Critical thinking and problem solving are the questioning of ideas, evidence and assumptions in order to propose and evaluate hypotheses or alternative arguments before formulating a conclusion or a solution to an identified problem.

GQ3 Oral and written communication

Effective communication, in both oral and written form, is the clear exchange of meaning in a manner that is appropriate to audience and context.

GQ4 Information and digital literacy

Information and digital literacy is the ability to locate, interpret, evaluate, manage, adapt, integrate, create and convey information using appropriate resources, tools and strategies.

GQ5 Inventiveness

Generating novel ideas and solutions.

GQ6 Cultural competence

Cultural Competence is the ability to actively, ethically, respectfully, and successfully engage across and between cultures. In the Australian context, this includes and celebrates Aboriginal and Torres Strait Islander cultures, knowledge systems, and a mature understanding of contemporary issues.
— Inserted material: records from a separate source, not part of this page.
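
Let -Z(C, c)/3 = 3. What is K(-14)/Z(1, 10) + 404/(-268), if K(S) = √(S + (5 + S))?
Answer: -101/67 - I*√23/9 ≈ -1.5075 - 0.53287*I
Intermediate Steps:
Z(C, c) = -9 (Z(C, c) = -3*3 = -9)
K(S) = √(5 + 2*S)
K(-14)/Z(1, 10) + 404/(-268) = √(5 + 2*(-14))/(-9) + 404/(-268) = √(5 - 28)*(-⅑) + 404*(-1/268) = √(-23)*(-⅑) - 101/67 = (I*√23)*(-⅑) - 101/67 = -I*√23/9 - 101/67 = -101/67 - I*√23/9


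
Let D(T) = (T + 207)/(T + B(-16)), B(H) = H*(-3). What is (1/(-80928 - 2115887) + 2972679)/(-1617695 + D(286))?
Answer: -311594603286608/169565759315165 ≈ -1.8376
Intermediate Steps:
B(H) = -3*H
D(T) = (207 + T)/(48 + T) (D(T) = (T + 207)/(T - 3*(-16)) = (207 + T)/(T + 48) = (207 + T)/(48 + T))
(1/(-80928 - 2115887) + 2972679)/(-1617695 + D(286)) = (1/(-80928 - 2115887) + 2972679)/(-1617695 + (207 + 286)/(48 + 286)) = (1/(-2196815) + 2972679)/(-1617695 + 493/334) = (-1/2196815 + 2972679)/(-1617695 + (1/334)*493) = 6530425817384/(2196815*(-1617695 + 493/334)) = 6530425817384/(2196815*(-540309637/334)) = (6530425817384/2196815)*(-334/540309637) = -311594603286608/169565759315165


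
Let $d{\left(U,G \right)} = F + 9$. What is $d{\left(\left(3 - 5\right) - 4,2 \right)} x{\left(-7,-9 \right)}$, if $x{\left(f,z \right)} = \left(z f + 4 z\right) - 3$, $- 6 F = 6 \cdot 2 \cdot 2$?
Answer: $120$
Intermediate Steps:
$F = -4$ ($F = - \frac{6 \cdot 2 \cdot 2}{6} = - \frac{12 \cdot 2}{6} = \left(- \frac{1}{6}\right) 24 = -4$)
$d{\left(U,G \right)} = 5$ ($d{\left(U,G \right)} = -4 + 9 = 5$)
$x{\left(f,z \right)} = -3 + 4 z + f z$ ($x{\left(f,z \right)} = \left(f z + 4 z\right) - 3 = \left(4 z + f z\right) - 3 = -3 + 4 z + f z$)
$d{\left(\left(3 - 5\right) - 4,2 \right)} x{\left(-7,-9 \right)} = 5 \left(-3 + 4 \left(-9\right) - -63\right) = 5 \left(-3 - 36 + 63\right) = 5 \cdot 24 = 120$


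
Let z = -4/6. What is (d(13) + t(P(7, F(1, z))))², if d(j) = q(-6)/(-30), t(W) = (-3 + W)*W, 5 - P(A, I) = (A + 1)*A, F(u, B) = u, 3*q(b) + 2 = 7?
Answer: 2457284041/324 ≈ 7.5842e+6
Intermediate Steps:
z = -⅔ (z = -4*⅙ = -⅔ ≈ -0.66667)
q(b) = 5/3 (q(b) = -⅔ + (⅓)*7 = -⅔ + 7/3 = 5/3)
P(A, I) = 5 - A*(1 + A) (P(A, I) = 5 - (A + 1)*A = 5 - (1 + A)*A = 5 - A*(1 + A))
t(W) = W*(-3 + W)
d(j) = -1/18 (d(j) = (5/3)/(-30) = (5/3)*(-1/30) = -1/18)
(d(13) + t(P(7, F(1, z))))² = (-1/18 + (5 - 1*7 - 1*7²)*(-3 + (5 - 1*7 - 1*7²)))² = (-1/18 + (5 - 7 - 1*49)*(-3 + (5 - 7 - 1*49)))² = (-1/18 + (5 - 7 - 49)*(-3 + (5 - 7 - 49)))² = (-1/18 - 51*(-3 - 51))² = (-1/18 - 51*(-54))² = (-1/18 + 2754)² = (49571/18)² = 2457284041/324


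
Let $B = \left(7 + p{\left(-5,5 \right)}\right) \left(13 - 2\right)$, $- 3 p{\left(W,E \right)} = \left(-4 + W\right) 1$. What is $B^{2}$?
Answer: $12100$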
GQ7 Interdisciplinary effectiveness

Interdisciplinary effectiveness is the integration and synthesis of multiple viewpoints and practices, working effectively across disciplinary boundaries.

GQ8 Integrated professional, ethical, and personal identity

An integrated professional, ethical and personal identity is understanding the interaction between one’s personal and professional selves in an ethical context.

GQ9 Influence

Engaging others in a process, idea or vision.

Outcome map

Learning outcomes Graduate qualities
Based on student feedback this course has been redesigned to allow for flexible, self-paced online learning. Short videos and online material have replaced lectures. More opportunities (quizzes, practice questions, online tutorial activities) have been provided to let students practice skills, and check their understanding of core content. In class workshops have been created to allow students to work in groups to problem solve, and also ask questions regarding online content. All of this redevelopment has been created in partnership with current students, to ensure material is interesting and easy to understand.

This unit is delivered externally as part of the Biostatistics Collaboration of Australia.